Kitap Tanıtımı |
İşte O Kanlı Mektup! 6 Nisanda Felahiye mevzilerinde çok şiddetli çatışmalar oluyordu. Yüzbaşı Mehmet Muzaffer de bu çatışmaların ortasında kalmıştı. Şehirde sokak savaşı tüm şiddetiyle devam ediyordu. Kurşunların nereden geleceği belirsizdi. Yüzbaşı Mehmet Muzaffer uzun boyuyla göz dolduruyordu. Âdeta mavi gözlü bir devi andırıyordu... Sonra ne olduysa Yüzbaşı Mehmet Muzaffer sokağa daldı, kurşunlar havada uçuşuyordu. Mehmet Çavuş da peşinden gitti. On metre ileride Yüzbaşı Mehmet Muzaffer boğazına isabet eden tek kurşunla yere devrildi, büyük bir acı içinde kıvranıyordu... Yaralı hâldeki Yüzbaşı, Mehmet Çavuş'a cebindeki zarfı eliyle işaret ederek onu çıkarmasını istemişti. Mehmet Çavuş, "Tamam kumandanım, sen kımıldama sakın" dedikten sonra Yüzbaşı'nın cebinden mektup zarfını çıkardı. Bu üzerinde posta pulu olan boş bir zarftı. Aslında bu zarfı Hanife Melek için saklıyordu, oysa şimdi neye kısmet oluyordu. Yüzbaşı'nın bunları anlatacak durumu yoktu. Boğazından fena hâlde yara almıştı... Yüzbaşı Mehmet Muzaffer, boynundan akan kana parmağını batırarak zarfın üzerine kargacık burgacık bir şeyler yazmaya koyuldu. Son nefesini vermek üzere olduğunu hissetmişti:
"Kıble ne yöndedir?"
"Kıble ne yöndedir?"
"Kıble ne yöndedir?"
"Bölük intikamımı alsın!...."
09 Nisan 1916
-Şehit Yüzbaşı Mehmet Muzaffer-
"Bir haftalık beraber ömür sürdüğüm ve şimdi çocuğunu kucağımda taşıdığım Muzaffer'in intikamını almak için müsaade edin cepheye geleyim. Onun bölüğünde nefer olayım, ben de o bölükte şehit olayım..."
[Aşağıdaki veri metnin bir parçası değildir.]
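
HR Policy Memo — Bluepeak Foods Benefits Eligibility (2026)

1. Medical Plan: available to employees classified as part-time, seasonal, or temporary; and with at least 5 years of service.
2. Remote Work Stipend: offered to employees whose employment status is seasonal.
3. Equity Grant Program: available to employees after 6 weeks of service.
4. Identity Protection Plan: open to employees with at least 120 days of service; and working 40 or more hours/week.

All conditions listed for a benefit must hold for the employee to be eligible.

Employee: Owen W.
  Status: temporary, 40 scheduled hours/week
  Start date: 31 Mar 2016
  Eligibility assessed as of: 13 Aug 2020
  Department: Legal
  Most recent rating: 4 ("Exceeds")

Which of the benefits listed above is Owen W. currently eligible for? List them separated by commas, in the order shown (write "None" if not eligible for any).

Equity Grant Program, Identity Protection Plan

Service from 31 Mar 2016 to 13 Aug 2020: 1596 days.
Medical Plan — status temporary ✓; service 1596 days < 5 years (≈1825 days) ✗ → not eligible.
Remote Work Stipend — status temporary ✗ (requires seasonal) → not eligible.
Equity Grant Program — service 1596 days ≥ 6 weeks (≈42 days) ✓ → eligible.
Identity Protection Plan — service 1596 days ≥ 120 days ✓; 40 hrs/wk ≥ 40 ✓ → eligible.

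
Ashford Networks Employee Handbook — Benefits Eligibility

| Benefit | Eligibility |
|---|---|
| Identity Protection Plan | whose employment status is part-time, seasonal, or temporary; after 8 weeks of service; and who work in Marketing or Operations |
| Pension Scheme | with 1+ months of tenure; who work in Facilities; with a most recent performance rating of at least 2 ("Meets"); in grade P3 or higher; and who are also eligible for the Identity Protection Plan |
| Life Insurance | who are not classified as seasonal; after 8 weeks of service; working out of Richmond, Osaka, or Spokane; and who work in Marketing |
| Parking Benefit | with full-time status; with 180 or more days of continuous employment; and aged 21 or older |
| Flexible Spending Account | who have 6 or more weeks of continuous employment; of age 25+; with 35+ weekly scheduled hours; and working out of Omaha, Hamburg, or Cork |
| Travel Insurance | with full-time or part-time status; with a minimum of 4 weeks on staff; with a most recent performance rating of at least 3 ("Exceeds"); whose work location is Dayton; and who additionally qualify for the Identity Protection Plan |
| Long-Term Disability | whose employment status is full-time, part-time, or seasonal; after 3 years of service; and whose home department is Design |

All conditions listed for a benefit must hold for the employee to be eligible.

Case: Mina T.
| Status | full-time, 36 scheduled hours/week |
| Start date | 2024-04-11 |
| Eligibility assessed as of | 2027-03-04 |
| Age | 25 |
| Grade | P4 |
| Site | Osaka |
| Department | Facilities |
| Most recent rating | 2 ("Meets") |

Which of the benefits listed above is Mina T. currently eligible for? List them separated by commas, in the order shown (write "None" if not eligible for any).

Parking Benefit

Service from 2024-04-11 to 2027-03-04: 1057 days.
Identity Protection Plan — status full-time ✗ (requires part-time, seasonal, or temporary) → not eligible.
Pension Scheme — service 1057 days ≥ 1 month (≈30 days) ✓; dept Facilities ✓; rating 2 ≥ 2 ✓; grade P4 ≥ P3 ✓; not eligible for Identity Protection Plan ✗ → not eligible.
Life Insurance — status full-time ✓ (not excluded); service 1057 days ≥ 8 weeks (≈56 days) ✓; site Osaka ✓; dept Facilities ✗ → not eligible.
Parking Benefit — status full-time ✓; service 1057 days ≥ 180 days ✓; age 25 ≥ 21 ✓ → eligible.
Flexible Spending Account — service 1057 days ≥ 6 weeks (≈42 days) ✓; age 25 ≥ 25 ✓; 36 hrs/wk ≥ 35 ✓; site Osaka ✗ (not Omaha, Hamburg, or Cork) → not eligible.
Travel Insurance — status full-time ✓; service 1057 days ≥ 4 weeks (≈28 days) ✓; rating 2 < 3 ✗ → not eligible.
Long-Term Disability — status full-time ✓; service 1057 days < 3 years (≈1095 days) ✗ → not eligible.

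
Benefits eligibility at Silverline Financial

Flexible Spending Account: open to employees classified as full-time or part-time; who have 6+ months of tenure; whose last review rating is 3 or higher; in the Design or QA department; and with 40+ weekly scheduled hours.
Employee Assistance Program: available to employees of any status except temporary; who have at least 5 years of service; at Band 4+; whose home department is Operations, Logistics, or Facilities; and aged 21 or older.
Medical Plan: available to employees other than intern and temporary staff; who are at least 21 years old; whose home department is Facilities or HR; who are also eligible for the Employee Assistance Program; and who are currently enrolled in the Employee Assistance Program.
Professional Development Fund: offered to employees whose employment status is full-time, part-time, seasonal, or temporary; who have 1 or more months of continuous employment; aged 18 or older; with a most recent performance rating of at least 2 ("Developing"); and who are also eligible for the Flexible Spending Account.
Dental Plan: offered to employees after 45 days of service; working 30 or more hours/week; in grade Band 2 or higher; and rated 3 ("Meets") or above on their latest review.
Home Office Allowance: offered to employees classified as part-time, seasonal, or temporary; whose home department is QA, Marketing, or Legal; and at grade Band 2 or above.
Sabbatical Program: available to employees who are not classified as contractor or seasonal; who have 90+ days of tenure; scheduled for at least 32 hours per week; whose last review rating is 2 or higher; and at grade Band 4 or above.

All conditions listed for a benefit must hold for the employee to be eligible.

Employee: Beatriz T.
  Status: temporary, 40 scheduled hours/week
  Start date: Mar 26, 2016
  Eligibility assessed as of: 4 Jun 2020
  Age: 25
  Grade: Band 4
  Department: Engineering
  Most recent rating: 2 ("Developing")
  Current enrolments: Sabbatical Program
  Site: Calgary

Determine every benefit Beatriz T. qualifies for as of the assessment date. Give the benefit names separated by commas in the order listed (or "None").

Service from Mar 26, 2016 to 4 Jun 2020: 1531 days.
Flexible Spending Account — status temporary ✗ (requires full-time or part-time) → not eligible.
Employee Assistance Program — status temporary ✗ (excluded) → not eligible.
Medical Plan — status temporary ✗ (excluded) → not eligible.
Professional Development Fund — status temporary ✓; service 1531 days ≥ 1 month (≈30 days) ✓; age 25 ≥ 18 ✓; rating 2 ≥ 2 ✓; not eligible for Flexible Spending Account ✗ → not eligible.
Dental Plan — service 1531 days ≥ 45 days ✓; 40 hrs/wk ≥ 30 ✓; grade Band 4 ≥ Band 2 ✓; rating 2 < 3 ✗ → not eligible.
Home Office Allowance — status temporary ✓; dept Engineering ✗ → not eligible.
Sabbatical Program — status temporary ✓ (not excluded); service 1531 days ≥ 90 days ✓; 40 hrs/wk ≥ 32 ✓; rating 2 ≥ 2 ✓; grade Band 4 ≥ Band 4 ✓ → eligible.

Sabbatical Program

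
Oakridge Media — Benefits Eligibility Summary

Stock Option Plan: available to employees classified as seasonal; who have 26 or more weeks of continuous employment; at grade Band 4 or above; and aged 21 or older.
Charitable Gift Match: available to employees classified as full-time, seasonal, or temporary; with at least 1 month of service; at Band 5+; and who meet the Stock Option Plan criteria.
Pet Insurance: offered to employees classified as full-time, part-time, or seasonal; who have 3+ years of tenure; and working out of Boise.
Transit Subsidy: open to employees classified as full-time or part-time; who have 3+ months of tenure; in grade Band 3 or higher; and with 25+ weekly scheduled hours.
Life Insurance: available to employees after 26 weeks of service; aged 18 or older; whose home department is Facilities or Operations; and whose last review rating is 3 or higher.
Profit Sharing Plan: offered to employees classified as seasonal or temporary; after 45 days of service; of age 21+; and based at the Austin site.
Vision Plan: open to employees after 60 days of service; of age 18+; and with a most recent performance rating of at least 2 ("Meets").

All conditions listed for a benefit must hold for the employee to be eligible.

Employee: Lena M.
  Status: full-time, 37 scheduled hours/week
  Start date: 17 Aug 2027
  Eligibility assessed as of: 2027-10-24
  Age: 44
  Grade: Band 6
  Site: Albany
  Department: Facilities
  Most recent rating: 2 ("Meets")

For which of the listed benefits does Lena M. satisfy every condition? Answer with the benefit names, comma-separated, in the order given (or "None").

Vision Plan

Service from 17 Aug 2027 to 2027-10-24: 68 days.
Stock Option Plan — status full-time ✗ (requires seasonal) → not eligible.
Charitable Gift Match — status full-time ✓; service 68 days ≥ 1 month (≈30 days) ✓; grade Band 6 ≥ Band 5 ✓; not eligible for Stock Option Plan ✗ → not eligible.
Pet Insurance — status full-time ✓; service 68 days < 3 years (≈1095 days) ✗ → not eligible.
Transit Subsidy — status full-time ✓; service 68 days < 3 months (≈90 days) ✗ → not eligible.
Life Insurance — service 68 days < 26 weeks (≈182 days) ✗ → not eligible.
Profit Sharing Plan — status full-time ✗ (requires seasonal or temporary) → not eligible.
Vision Plan — service 68 days ≥ 60 days ✓; age 44 ≥ 18 ✓; rating 2 ≥ 2 ✓ → eligible.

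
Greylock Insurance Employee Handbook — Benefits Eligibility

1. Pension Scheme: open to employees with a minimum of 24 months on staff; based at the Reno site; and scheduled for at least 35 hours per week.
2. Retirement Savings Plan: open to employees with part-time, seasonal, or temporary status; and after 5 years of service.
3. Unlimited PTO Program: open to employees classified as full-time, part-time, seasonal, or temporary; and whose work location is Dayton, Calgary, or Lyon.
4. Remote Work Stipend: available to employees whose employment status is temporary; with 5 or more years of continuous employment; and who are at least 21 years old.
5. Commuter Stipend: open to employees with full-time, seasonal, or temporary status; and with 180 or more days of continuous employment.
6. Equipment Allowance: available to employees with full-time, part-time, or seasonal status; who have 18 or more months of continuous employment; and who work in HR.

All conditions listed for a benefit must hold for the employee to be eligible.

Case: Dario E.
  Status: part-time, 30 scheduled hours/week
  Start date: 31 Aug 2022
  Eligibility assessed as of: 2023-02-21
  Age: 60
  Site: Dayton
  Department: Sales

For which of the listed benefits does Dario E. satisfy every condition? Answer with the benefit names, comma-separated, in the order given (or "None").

Unlimited PTO Program

Service from 31 Aug 2022 to 2023-02-21: 174 days.
Pension Scheme — service 174 days < 24 months (≈720 days) ✗ → not eligible.
Retirement Savings Plan — status part-time ✓; service 174 days < 5 years (≈1825 days) ✗ → not eligible.
Unlimited PTO Program — status part-time ✓; site Dayton ✓ → eligible.
Remote Work Stipend — status part-time ✗ (requires temporary) → not eligible.
Commuter Stipend — status part-time ✗ (requires full-time, seasonal, or temporary) → not eligible.
Equipment Allowance — status part-time ✓; service 174 days < 18 months (≈540 days) ✗ → not eligible.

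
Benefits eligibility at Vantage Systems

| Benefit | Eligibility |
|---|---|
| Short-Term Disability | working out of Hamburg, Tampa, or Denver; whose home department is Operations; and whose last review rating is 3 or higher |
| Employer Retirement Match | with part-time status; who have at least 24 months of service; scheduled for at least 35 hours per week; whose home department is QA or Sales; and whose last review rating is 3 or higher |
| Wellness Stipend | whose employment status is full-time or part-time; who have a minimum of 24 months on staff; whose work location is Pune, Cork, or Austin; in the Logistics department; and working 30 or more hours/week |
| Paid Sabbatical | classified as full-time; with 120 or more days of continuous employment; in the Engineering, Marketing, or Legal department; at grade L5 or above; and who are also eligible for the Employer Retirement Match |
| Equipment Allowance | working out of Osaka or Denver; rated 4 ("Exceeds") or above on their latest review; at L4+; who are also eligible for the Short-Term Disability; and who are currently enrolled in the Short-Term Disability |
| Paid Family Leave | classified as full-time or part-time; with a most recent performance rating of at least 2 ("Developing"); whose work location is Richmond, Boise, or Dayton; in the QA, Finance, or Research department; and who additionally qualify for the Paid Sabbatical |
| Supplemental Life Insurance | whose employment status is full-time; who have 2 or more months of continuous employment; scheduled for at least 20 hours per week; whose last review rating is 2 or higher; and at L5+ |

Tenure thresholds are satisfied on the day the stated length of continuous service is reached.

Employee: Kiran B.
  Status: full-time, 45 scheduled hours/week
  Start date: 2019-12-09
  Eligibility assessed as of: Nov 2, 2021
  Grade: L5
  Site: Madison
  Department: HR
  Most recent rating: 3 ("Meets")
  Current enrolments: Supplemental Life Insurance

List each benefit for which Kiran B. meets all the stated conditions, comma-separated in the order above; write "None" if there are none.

Supplemental Life Insurance

Service from 2019-12-09 to Nov 2, 2021: 694 days.
Short-Term Disability — site Madison ✗ (not Hamburg, Tampa, or Denver) → not eligible.
Employer Retirement Match — status full-time ✗ (requires part-time) → not eligible.
Wellness Stipend — status full-time ✓; service 694 days < 24 months (≈720 days) ✗ → not eligible.
Paid Sabbatical — status full-time ✓; service 694 days ≥ 120 days ✓; dept HR ✗ → not eligible.
Equipment Allowance — site Madison ✗ (not Osaka or Denver) → not eligible.
Paid Family Leave — status full-time ✓; rating 3 ≥ 2 ✓; site Madison ✗ (not Richmond, Boise, or Dayton) → not eligible.
Supplemental Life Insurance — status full-time ✓; service 694 days ≥ 2 months (≈60 days) ✓; 45 hrs/wk ≥ 20 ✓; rating 3 ≥ 2 ✓; grade L5 ≥ L5 ✓ → eligible.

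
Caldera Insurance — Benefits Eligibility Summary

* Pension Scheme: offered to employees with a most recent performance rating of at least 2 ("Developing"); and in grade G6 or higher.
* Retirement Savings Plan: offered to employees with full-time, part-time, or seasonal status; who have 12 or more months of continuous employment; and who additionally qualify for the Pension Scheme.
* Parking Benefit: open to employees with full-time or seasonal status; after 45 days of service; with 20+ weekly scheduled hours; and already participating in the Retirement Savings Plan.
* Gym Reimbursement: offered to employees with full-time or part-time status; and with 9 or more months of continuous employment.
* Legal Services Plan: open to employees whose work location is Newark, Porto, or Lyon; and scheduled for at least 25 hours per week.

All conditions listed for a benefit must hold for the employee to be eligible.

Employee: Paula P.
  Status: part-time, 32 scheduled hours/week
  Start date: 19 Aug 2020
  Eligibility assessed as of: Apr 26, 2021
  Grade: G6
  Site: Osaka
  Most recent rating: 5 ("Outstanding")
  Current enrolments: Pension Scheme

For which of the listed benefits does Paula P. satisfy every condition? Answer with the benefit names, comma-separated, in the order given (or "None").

Pension Scheme

Service from 19 Aug 2020 to Apr 26, 2021: 250 days.
Pension Scheme — rating 5 ≥ 2 ✓; grade G6 ≥ G6 ✓ → eligible.
Retirement Savings Plan — status part-time ✓; service 250 days < 12 months (≈360 days) ✗ → not eligible.
Parking Benefit — status part-time ✗ (requires full-time or seasonal) → not eligible.
Gym Reimbursement — status part-time ✓; service 250 days < 9 months (≈270 days) ✗ → not eligible.
Legal Services Plan — site Osaka ✗ (not Newark, Porto, or Lyon) → not eligible.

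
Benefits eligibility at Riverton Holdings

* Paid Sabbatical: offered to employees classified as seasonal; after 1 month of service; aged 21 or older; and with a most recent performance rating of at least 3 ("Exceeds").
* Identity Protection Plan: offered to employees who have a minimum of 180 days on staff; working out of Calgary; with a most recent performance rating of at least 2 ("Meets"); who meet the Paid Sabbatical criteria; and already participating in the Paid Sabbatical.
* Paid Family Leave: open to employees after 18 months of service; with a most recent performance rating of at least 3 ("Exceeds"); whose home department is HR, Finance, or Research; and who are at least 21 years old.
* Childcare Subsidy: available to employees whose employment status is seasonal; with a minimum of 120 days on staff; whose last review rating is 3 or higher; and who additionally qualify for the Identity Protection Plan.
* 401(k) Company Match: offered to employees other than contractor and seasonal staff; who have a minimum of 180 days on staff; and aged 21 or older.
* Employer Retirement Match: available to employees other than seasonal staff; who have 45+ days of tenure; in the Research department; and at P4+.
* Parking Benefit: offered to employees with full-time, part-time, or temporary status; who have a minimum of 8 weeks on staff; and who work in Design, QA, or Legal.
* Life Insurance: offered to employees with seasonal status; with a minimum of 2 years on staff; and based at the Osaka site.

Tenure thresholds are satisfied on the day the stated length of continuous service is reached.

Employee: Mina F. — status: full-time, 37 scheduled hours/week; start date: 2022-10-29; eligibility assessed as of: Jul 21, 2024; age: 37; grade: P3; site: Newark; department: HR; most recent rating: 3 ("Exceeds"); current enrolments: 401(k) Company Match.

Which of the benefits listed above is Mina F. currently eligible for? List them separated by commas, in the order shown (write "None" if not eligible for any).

Paid Family Leave, 401(k) Company Match

Service from 2022-10-29 to Jul 21, 2024: 631 days.
Paid Sabbatical — status full-time ✗ (requires seasonal) → not eligible.
Identity Protection Plan — service 631 days ≥ 180 days ✓; site Newark ✗ (not Calgary) → not eligible.
Paid Family Leave — service 631 days ≥ 18 months (≈540 days) ✓; rating 3 ≥ 3 ✓; dept HR ✓; age 37 ≥ 21 ✓ → eligible.
Childcare Subsidy — status full-time ✗ (requires seasonal) → not eligible.
401(k) Company Match — status full-time ✓ (not excluded); service 631 days ≥ 180 days ✓; age 37 ≥ 21 ✓ → eligible.
Employer Retirement Match — status full-time ✓ (not excluded); service 631 days ≥ 45 days ✓; dept HR ✗ → not eligible.
Parking Benefit — status full-time ✓; service 631 days ≥ 8 weeks (≈56 days) ✓; dept HR ✗ → not eligible.
Life Insurance — status full-time ✗ (requires seasonal) → not eligible.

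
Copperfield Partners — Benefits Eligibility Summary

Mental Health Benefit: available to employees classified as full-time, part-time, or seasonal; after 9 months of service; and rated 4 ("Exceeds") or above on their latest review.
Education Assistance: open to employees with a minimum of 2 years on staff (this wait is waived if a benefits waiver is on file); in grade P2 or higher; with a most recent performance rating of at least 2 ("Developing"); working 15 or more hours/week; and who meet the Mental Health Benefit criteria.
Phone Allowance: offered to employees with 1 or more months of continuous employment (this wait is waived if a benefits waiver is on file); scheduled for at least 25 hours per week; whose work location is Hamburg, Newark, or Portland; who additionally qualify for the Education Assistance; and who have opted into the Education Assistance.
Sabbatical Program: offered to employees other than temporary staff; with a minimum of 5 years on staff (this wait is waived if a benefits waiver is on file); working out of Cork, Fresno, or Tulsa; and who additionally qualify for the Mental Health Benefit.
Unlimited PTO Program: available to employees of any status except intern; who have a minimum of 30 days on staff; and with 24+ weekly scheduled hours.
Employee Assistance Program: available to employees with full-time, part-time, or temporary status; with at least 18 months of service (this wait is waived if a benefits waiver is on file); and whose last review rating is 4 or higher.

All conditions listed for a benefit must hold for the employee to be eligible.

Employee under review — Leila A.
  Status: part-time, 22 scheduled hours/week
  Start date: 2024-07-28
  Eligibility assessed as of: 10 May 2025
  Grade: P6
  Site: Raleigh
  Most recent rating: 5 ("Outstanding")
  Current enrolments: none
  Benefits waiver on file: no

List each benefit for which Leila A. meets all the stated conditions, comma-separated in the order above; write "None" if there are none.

Service from 2024-07-28 to 10 May 2025: 286 days.
Mental Health Benefit — status part-time ✓; service 286 days ≥ 9 months (≈270 days) ✓; rating 5 ≥ 4 ✓ → eligible.
Education Assistance — no waiver, service 286 days < 2 years (≈730 days) ✗ → not eligible.
Phone Allowance — no waiver, service 286 days ≥ 1 month (≈30 days) ✓; 22 hrs/wk < 25 ✗ → not eligible.
Sabbatical Program — status part-time ✓ (not excluded); no waiver, service 286 days < 5 years (≈1825 days) ✗ → not eligible.
Unlimited PTO Program — status part-time ✓ (not excluded); service 286 days ≥ 30 days ✓; 22 hrs/wk < 24 ✗ → not eligible.
Employee Assistance Program — status part-time ✓; no waiver, service 286 days < 18 months (≈540 days) ✗ → not eligible.

Mental Health Benefit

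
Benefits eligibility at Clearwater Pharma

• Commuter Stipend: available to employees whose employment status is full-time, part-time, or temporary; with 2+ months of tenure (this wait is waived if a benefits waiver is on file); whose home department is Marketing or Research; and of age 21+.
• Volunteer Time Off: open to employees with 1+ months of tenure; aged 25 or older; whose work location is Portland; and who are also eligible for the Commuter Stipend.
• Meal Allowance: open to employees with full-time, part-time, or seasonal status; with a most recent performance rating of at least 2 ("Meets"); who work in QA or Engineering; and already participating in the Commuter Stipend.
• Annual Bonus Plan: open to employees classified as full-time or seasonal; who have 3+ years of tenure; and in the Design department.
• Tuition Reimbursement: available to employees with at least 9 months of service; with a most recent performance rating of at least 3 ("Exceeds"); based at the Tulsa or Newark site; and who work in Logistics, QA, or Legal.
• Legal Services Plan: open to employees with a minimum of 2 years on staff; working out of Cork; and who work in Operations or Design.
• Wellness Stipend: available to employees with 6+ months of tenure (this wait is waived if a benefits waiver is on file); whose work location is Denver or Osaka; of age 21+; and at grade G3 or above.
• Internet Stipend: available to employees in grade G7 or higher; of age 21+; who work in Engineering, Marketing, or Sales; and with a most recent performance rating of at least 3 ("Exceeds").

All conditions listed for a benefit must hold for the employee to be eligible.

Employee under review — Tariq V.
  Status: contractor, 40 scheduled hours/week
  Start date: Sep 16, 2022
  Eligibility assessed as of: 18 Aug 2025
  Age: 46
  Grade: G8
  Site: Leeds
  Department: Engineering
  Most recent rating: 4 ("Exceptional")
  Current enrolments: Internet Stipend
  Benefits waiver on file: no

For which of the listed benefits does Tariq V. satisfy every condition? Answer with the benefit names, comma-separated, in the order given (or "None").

Service from Sep 16, 2022 to 18 Aug 2025: 1067 days.
Commuter Stipend — status contractor ✗ (requires full-time, part-time, or temporary) → not eligible.
Volunteer Time Off — service 1067 days ≥ 1 month (≈30 days) ✓; age 46 ≥ 25 ✓; site Leeds ✗ (not Portland) → not eligible.
Meal Allowance — status contractor ✗ (requires full-time, part-time, or seasonal) → not eligible.
Annual Bonus Plan — status contractor ✗ (requires full-time or seasonal) → not eligible.
Tuition Reimbursement — service 1067 days ≥ 9 months (≈270 days) ✓; rating 4 ≥ 3 ✓; site Leeds ✗ (not Tulsa or Newark) → not eligible.
Legal Services Plan — service 1067 days ≥ 2 years (≈730 days) ✓; site Leeds ✗ (not Cork) → not eligible.
Wellness Stipend — no waiver, service 1067 days ≥ 6 months (≈180 days) ✓; site Leeds ✗ (not Denver or Osaka) → not eligible.
Internet Stipend — grade G8 ≥ G7 ✓; age 46 ≥ 21 ✓; dept Engineering ✓; rating 4 ≥ 3 ✓ → eligible.

Internet Stipend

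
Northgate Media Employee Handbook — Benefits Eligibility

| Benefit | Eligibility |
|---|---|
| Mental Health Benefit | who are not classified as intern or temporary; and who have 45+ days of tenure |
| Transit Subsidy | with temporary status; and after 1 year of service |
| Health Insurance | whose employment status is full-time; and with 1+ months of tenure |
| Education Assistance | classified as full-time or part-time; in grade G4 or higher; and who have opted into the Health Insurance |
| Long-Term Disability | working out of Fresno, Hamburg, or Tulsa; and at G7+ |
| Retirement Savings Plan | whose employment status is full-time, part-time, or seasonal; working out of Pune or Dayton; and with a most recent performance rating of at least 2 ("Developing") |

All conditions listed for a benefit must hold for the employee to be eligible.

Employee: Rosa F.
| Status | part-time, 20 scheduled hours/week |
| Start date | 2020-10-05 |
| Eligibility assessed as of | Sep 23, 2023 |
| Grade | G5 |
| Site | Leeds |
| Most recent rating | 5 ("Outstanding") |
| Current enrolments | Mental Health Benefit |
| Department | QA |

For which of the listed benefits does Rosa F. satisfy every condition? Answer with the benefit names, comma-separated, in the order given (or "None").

Mental Health Benefit

Service from 2020-10-05 to Sep 23, 2023: 1083 days.
Mental Health Benefit — status part-time ✓ (not excluded); service 1083 days ≥ 45 days ✓ → eligible.
Transit Subsidy — status part-time ✗ (requires temporary) → not eligible.
Health Insurance — status part-time ✗ (requires full-time) → not eligible.
Education Assistance — status part-time ✓; grade G5 ≥ G4 ✓; not enrolled in Health Insurance ✗ → not eligible.
Long-Term Disability — site Leeds ✗ (not Fresno, Hamburg, or Tulsa) → not eligible.
Retirement Savings Plan — status part-time ✓; site Leeds ✗ (not Pune or Dayton) → not eligible.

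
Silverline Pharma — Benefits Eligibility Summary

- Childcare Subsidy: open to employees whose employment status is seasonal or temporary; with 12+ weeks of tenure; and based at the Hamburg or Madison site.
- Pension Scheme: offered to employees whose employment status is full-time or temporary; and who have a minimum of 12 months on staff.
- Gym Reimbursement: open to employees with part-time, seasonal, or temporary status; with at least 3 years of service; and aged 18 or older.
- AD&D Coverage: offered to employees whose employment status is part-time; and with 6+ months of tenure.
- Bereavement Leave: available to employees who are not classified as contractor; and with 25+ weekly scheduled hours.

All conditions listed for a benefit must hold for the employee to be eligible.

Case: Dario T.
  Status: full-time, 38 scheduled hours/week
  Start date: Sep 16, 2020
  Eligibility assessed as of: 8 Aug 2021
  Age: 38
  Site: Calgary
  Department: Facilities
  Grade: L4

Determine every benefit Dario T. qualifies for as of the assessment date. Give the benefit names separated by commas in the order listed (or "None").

Service from Sep 16, 2020 to 8 Aug 2021: 326 days.
Childcare Subsidy — status full-time ✗ (requires seasonal or temporary) → not eligible.
Pension Scheme — status full-time ✓; service 326 days < 12 months (≈360 days) ✗ → not eligible.
Gym Reimbursement — status full-time ✗ (requires part-time, seasonal, or temporary) → not eligible.
AD&D Coverage — status full-time ✗ (requires part-time) → not eligible.
Bereavement Leave — status full-time ✓ (not excluded); 38 hrs/wk ≥ 25 ✓ → eligible.

Bereavement Leave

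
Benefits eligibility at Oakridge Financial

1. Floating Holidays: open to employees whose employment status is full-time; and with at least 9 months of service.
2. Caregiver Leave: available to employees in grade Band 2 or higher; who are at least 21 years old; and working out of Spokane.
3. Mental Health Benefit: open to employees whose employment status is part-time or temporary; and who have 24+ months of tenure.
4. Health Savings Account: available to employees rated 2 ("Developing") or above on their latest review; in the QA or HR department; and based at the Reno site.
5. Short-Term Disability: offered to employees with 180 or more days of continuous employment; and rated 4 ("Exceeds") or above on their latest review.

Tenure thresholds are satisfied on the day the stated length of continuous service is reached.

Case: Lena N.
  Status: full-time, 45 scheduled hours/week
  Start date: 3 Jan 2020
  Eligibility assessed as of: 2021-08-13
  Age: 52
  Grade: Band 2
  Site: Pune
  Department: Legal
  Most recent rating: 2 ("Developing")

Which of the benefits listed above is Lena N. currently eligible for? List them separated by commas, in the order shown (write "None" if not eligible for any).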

-1916-Hanife Melek Yücel (Yüzbaşı Mehmet Muzaffer'in Eşi)-
"Arşiv Müdürlüğü kayıtlarında yapılan inceleme ve araştırma sonucunda Yüzbaşı Osman oğlu Mehmet Muzaffer'e ait (1324-84) sicil numaralı şahsi dosyası tarafınıza gönderilmiştir. Buna göre Yüzbaşı Mehmet Muzaffer Fındıklı - İstanbul doğumlu olup, Irak Felahiye Muharebesi'nde, Kut'ül Ammare civarında şehit düşmüştür. "
16 Ağustos 2011 T.C. Millî Savunma Bakanlığı "Çanakkale parasının ne kadar ustalıkla hazırlanıp hazırlanmadığı hususunda yapılan değerlendirmede; o dönemde, piyasada kullanılmakta olan en büyük kupür değerli paranın "50 kaime" olduğu, Mehmet Muzaffer Asteğmen'in de bir gecede bizzat el ile çizmiş olduğu "100 kaime"lik bahse konu paranın da, bu "50 kaime"nin esas alınarak oluşturulmuş olduğu, genel görünüş, dizayn ve motiflerin yapılışı itibarıyla "50 kaime"lik paraya çok benzer olduğu, o dönemin şartları da değerlendirildiğinde özen ve titizlik içerisinde hazırlanmış olduğu değerlendirilmektedir."